Planet Rock presents the 10 best songs AC/DC recorded with Bon Scott.
While the Bon Scott vs. Brian Johnson debate will continue to rage for as long as the earth keeps revolving, what is beyond dispute is that the songs written by Bon Scott – in collaboration with Angus Young and the much-missed Malcolm Young – not only set the template for what was to follow, but also altered the history of rock music.
And in celebration, here are the 10 best Bon Scott AC/DC songs with which they did precisely that:
10. Ride On
About the closest that early AC/DC ever approached to balladry, ‘Ride On’ is a track that revels in the blues. A lament about overcoming late night loneliness by heading to where the red lights shine, the song is humanised by Bon Scott’s vulnerability and the band’s restrained yet sympathetically mournful delivery.
9. Down Payment Blues
With many aficionados declaring ‘Powerage’ as AC/DC’s high water mark, it’s worth considering the factors that contribute to this opinion. The only album not to marked by sexual innuendo, it distills AC/DC’s classic sound with the hardest and driest mix they ever created. And driving it all were Bon Scott’s most vulnerable and downbeat lyrics, of which ‘Down Payment Blues’ are among his very best. If you want a picture that sums them up, then the image of the “fifty cent millionaire” is it.
8. Gone Shootin’
The story of a doomed love affair with a junkie, ‘Gone Shootin’’ contains the starkest set of lyrics ever written by Bon Scott. Yet juxtaposed against them is the band’s ability to roll as much as it rocks with a groove that’s as deep as it is wide. Heavy without being heavy-handed, this satisfies the head as much as the hips.

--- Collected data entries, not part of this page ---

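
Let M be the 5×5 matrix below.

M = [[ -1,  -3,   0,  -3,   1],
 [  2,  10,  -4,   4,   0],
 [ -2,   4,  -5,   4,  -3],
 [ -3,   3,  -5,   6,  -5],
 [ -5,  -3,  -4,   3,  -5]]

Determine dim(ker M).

2

Row reduce to echelon form.
R2 ← R2 + (2)·R1: [0, 4, -4, -2, 2]
R3 ← R3 − (2)·R1: [0, 10, -5, 10, -5]
R4 ← R4 − (3)·R1: [0, 12, -5, 15, -8]
R5 ← R5 − (5)·R1: [0, 12, -4, 18, -10]
R3 ← R3 − (5/2)·R2: [0, 0, 5, 15, -10]
R4 ← R4 − (3)·R2: [0, 0, 7, 21, -14]
R5 ← R5 − (3)·R2: [0, 0, 8, 24, -16]
R4 ← R4 − (7/5)·R3: [0, 0, 0, 0, 0]
R5 ← R5 − (8/5)·R3: [0, 0, 0, 0, 0]
3 nonzero rows, so rank(M) = 3.
M has 5 columns; by rank–nullity, nullity = 5 − 3 = 2.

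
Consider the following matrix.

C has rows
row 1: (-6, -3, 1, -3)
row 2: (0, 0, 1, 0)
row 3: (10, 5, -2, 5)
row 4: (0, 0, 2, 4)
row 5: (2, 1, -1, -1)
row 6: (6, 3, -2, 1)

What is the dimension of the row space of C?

Row reduce to echelon form.
R3 ← R3 + (5/3)·R1: [0, 0, -1/3, 0]
R5 ← R5 + (1/3)·R1: [0, 0, -2/3, -2]
R6 ← R6 + R1: [0, 0, -1, -2]
R3 ← R3 + (1/3)·R2: [0, 0, 0, 0]
R4 ← R4 − (2)·R2: [0, 0, 0, 4]
R5 ← R5 + (2/3)·R2: [0, 0, 0, -2]
R6 ← R6 + R2: [0, 0, 0, -2]
Swap R3 ↔ R4
R5 ← R5 + (1/2)·R3: [0, 0, 0, 0]
R6 ← R6 + (1/2)·R3: [0, 0, 0, 0]
Echelon form has 3 nonzero rows, so rank(C) = 3.
The row space has dimension equal to the rank: 3.

3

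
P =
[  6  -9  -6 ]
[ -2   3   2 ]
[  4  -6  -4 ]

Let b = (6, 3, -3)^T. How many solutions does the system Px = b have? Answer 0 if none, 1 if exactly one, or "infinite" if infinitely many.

0

Row reduce the augmented matrix [P | b].
R2 ← R2 + (1/3)·R1: [0, 0, 0, 5]
R3 ← R3 − (2/3)·R1: [0, 0, 0, -7]
R3 ← R3 + (7/5)·R2: [0, 0, 0, 0]
The echelon form has 2 nonzero rows; the last pivot sits in the augmented column, so rank(P) = 1 but rank([P|b]) = 2.
Since the ranks differ, the system is inconsistent.
It has no solutions.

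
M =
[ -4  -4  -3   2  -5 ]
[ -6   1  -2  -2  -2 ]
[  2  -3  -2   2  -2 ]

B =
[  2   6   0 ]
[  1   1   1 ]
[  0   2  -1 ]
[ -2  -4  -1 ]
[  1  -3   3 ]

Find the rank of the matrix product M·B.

2

First compute MB:
[[-21, -27, -18],
 [ -9, -25,  -1],
 [ -5,   3,  -9]]
Now row reduce the product.
R2 ← R2 − (3/7)·R1: [0, -94/7, 47/7]
R3 ← R3 − (5/21)·R1: [0, 66/7, -33/7]
R3 ← R3 + (33/47)·R2: [0, 0, 0]
2 nonzero rows, so rank(MB) = 2.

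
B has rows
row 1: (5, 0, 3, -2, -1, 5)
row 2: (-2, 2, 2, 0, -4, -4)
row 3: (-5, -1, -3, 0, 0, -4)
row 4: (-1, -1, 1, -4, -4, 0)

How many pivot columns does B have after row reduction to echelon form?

Row reduce to echelon form.
R2 ← R2 + (2/5)·R1: [0, 2, 16/5, -4/5, -22/5, -2]
R3 ← R3 + R1: [0, -1, 0, -2, -1, 1]
R4 ← R4 + (1/5)·R1: [0, -1, 8/5, -22/5, -21/5, 1]
R3 ← R3 + (1/2)·R2: [0, 0, 8/5, -12/5, -16/5, 0]
R4 ← R4 + (1/2)·R2: [0, 0, 16/5, -24/5, -32/5, 0]
R4 ← R4 − (2)·R3: [0, 0, 0, 0, 0, 0]
Echelon form has 3 nonzero rows, so rank(B) = 3.
Each nonzero row contributes one pivot column: 3 pivot columns.

3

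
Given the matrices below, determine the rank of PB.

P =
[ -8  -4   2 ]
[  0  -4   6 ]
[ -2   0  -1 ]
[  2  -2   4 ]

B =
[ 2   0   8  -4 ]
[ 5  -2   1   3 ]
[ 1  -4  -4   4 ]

First compute PB:
[[-34,   0, -76,  28],
 [-14, -16, -28,  12],
 [ -5,   4, -12,   4],
 [ -2, -12,  -2,   2]]
Now row reduce the product.
R2 ← R2 − (7/17)·R1: [0, -16, 56/17, 8/17]
R3 ← R3 − (5/34)·R1: [0, 4, -14/17, -2/17]
R4 ← R4 − (1/17)·R1: [0, -12, 42/17, 6/17]
R3 ← R3 + (1/4)·R2: [0, 0, 0, 0]
R4 ← R4 − (3/4)·R2: [0, 0, 0, 0]
2 nonzero rows, so rank(PB) = 2.

2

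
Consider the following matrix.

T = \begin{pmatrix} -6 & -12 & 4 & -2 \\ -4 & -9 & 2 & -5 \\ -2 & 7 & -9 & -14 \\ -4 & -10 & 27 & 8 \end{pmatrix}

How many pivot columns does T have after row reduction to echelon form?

4

Row reduce to echelon form.
R2 ← R2 − (2/3)·R1: [0, -1, -2/3, -11/3]
R3 ← R3 − (1/3)·R1: [0, 11, -31/3, -40/3]
R4 ← R4 − (2/3)·R1: [0, -2, 73/3, 28/3]
R3 ← R3 + (11)·R2: [0, 0, -53/3, -161/3]
R4 ← R4 − (2)·R2: [0, 0, 77/3, 50/3]
R4 ← R4 + (77/53)·R3: [0, 0, 0, -3249/53]
Echelon form has 4 nonzero rows, so rank(T) = 4.
Each nonzero row contributes one pivot column: 4 pivot columns.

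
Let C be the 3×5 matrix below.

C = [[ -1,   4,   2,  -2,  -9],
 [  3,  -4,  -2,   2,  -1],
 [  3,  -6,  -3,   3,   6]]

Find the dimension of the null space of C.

3

Row reduce to echelon form.
R2 ← R2 + (3)·R1: [0, 8, 4, -4, -28]
R3 ← R3 + (3)·R1: [0, 6, 3, -3, -21]
R3 ← R3 − (3/4)·R2: [0, 0, 0, 0, 0]
2 nonzero rows, so rank(C) = 2.
C has 5 columns; by rank–nullity, nullity = 5 − 2 = 3.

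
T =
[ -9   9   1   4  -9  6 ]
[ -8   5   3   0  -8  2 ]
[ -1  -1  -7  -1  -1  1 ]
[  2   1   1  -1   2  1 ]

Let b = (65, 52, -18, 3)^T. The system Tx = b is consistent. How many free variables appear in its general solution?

2

Row reduce the augmented matrix [T | b].
R2 ← R2 − (8/9)·R1: [0, -3, 19/9, -32/9, 0, -10/3, -52/9]
R3 ← R3 − (1/9)·R1: [0, -2, -64/9, -13/9, 0, 1/3, -227/9]
R4 ← R4 + (2/9)·R1: [0, 3, 11/9, -1/9, 0, 7/3, 157/9]
R3 ← R3 − (2/3)·R2: [0, 0, -230/27, 25/27, 0, 23/9, -577/27]
R4 ← R4 + R2: [0, 0, 10/3, -11/3, 0, -1, 35/3]
R4 ← R4 + (9/23)·R3: [0, 0, 0, -76/23, 0, 0, 76/23]
The echelon form has 4 nonzero rows, and every pivot lies in the first 6 columns, so rank(T) = rank([T|b]) = 4.
The system is consistent.
Free variables = (unknowns) − (rank) = 6 − 4 = 2.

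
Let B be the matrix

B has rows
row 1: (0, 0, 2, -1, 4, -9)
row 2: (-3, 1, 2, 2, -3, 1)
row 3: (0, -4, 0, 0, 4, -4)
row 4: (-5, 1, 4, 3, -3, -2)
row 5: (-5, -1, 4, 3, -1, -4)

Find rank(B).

3

Row reduce to echelon form.
Swap R1 ↔ R2
R4 ← R4 − (5/3)·R1: [0, -2/3, 2/3, -1/3, 2, -11/3]
R5 ← R5 − (5/3)·R1: [0, -8/3, 2/3, -1/3, 4, -17/3]
Swap R2 ↔ R3
R4 ← R4 − (1/6)·R2: [0, 0, 2/3, -1/3, 4/3, -3]
R5 ← R5 − (2/3)·R2: [0, 0, 2/3, -1/3, 4/3, -3]
R4 ← R4 − (1/3)·R3: [0, 0, 0, 0, 0, 0]
R5 ← R5 − (1/3)·R3: [0, 0, 0, 0, 0, 0]
Echelon form has 3 nonzero rows, so rank(B) = 3.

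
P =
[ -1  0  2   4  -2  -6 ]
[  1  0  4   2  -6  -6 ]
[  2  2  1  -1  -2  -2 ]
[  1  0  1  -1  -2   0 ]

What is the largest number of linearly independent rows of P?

Row reduce to echelon form.
R2 ← R2 + R1: [0, 0, 6, 6, -8, -12]
R3 ← R3 + (2)·R1: [0, 2, 5, 7, -6, -14]
R4 ← R4 + R1: [0, 0, 3, 3, -4, -6]
Swap R2 ↔ R3
R4 ← R4 − (1/2)·R3: [0, 0, 0, 0, 0, 0]
Echelon form has 3 nonzero rows, so rank(P) = 3.
The rank gives the maximum number of linearly independent rows: 3.

3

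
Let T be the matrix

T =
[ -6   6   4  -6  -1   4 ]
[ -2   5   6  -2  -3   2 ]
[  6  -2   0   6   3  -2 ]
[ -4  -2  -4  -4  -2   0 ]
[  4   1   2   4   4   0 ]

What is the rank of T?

Row reduce to echelon form.
R2 ← R2 − (1/3)·R1: [0, 3, 14/3, 0, -8/3, 2/3]
R3 ← R3 + R1: [0, 4, 4, 0, 2, 2]
R4 ← R4 − (2/3)·R1: [0, -6, -20/3, 0, -4/3, -8/3]
R5 ← R5 + (2/3)·R1: [0, 5, 14/3, 0, 10/3, 8/3]
R3 ← R3 − (4/3)·R2: [0, 0, -20/9, 0, 50/9, 10/9]
R4 ← R4 + (2)·R2: [0, 0, 8/3, 0, -20/3, -4/3]
R5 ← R5 − (5/3)·R2: [0, 0, -28/9, 0, 70/9, 14/9]
R4 ← R4 + (6/5)·R3: [0, 0, 0, 0, 0, 0]
R5 ← R5 − (7/5)·R3: [0, 0, 0, 0, 0, 0]
Echelon form has 3 nonzero rows, so rank(T) = 3.

3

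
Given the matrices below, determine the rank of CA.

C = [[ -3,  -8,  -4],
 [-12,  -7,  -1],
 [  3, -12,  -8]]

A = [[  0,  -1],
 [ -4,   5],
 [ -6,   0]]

2

First compute CA:
[[ 56, -37],
 [ 34, -23],
 [ 96, -63]]
Now row reduce the product.
R2 ← R2 − (17/28)·R1: [0, -15/28]
R3 ← R3 − (12/7)·R1: [0, 3/7]
R3 ← R3 + (4/5)·R2: [0, 0]
2 nonzero rows, so rank(CA) = 2.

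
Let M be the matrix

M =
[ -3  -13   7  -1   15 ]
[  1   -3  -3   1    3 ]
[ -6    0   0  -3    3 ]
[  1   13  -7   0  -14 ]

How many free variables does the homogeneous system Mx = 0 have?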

7. Dirty Deeds Done Dirt Cheap
Leaving aside the questionable wisdom of a hitman advertising his home phone number, the title track of AC/DC’s second internationally released album hits the spot for all the right reasons. Fuelled by one of the band’s more memorable riffs, Bon Scott mischievously lists a range of dirty deeds in which to dispose of his victims. And is it a coincidence that two of them are AC/DC song titles?
6. Touch Too Much
Rarely played live (except when Axl Rose revived it in 2016), ‘Touch Too Much’ was AC/DC’s biggest hit to date upon its release. Performing the track on Top Of The Pops just 12 days before Bon Scott’s death, it’s satisfying to think of the image of “Venus with arms” being beamed into the living rooms of the nation while winning over new fans.
A song that’s remained firmly ensconced in AC/DC’s set list throughout their career, ‘TNT’ is very much the number that cements Bon Scott’s image as a lover and not a fighter. Because, as he warns you to lock up your womenfolk, it’s not really his fists you should be worrying about anyway…
4. Let There Be Rock
Widely regarded as AC/DC’s first truly great album, ‘Let There Be Rock’’s title track condenses 22 years of rock’n’roll history into just over six minutes of hi-octane brilliance. Everything here was bigger and better than what had gone before and from here on in, there was no looking back.
3. Whole Lotta Rosie (Live)
While the original studio version was recorded while Angus Young’s amp was slowly catching fire, this live reading from AC/DC’s first live album, ‘If You Want Blood (You’ve Got It)’ is where they really turn up the heat. The ‘Angus! Angus!’ chants that usher in the number are arguably now as much a part of the song as the colossal riff that surrounds them and Bon Scott’s lascivious tale of an amorous encounter with a generously proportioned lover.
2. It’s A Long Way To The Top (If You Wanna Rock’n’Roll)
The popular perception of Bon Scott songs is that they’re work of a toilet wall poet yet, as evidenced by ‘It’s A Long Way To The Top (If You Wanna Rock’n’Roll)’ – the opening track of AC/DC’s first internationally released album ‘High Volatage’ – nothing could be further from the truth. Stripping away the romantic view of life on the road, this is an uncompromising look at the realities of the journey from the gutter to the stars that reveals Bon Scott as a lyricist of perception and flair.
1. Highway To Hell
Bon Scott’s death in 1980 came at the moment at where he should’ve started the reaping the rewards of his groundwork, and in ‘Highway To Hell’ it seemed as if he’d finally made sense of the journey of which he’d embarked. Not only one of Angus Young’s most famous riffs but also that of the entire rock cannon, this is exactly what a verbal and aural statement of intent sounds like.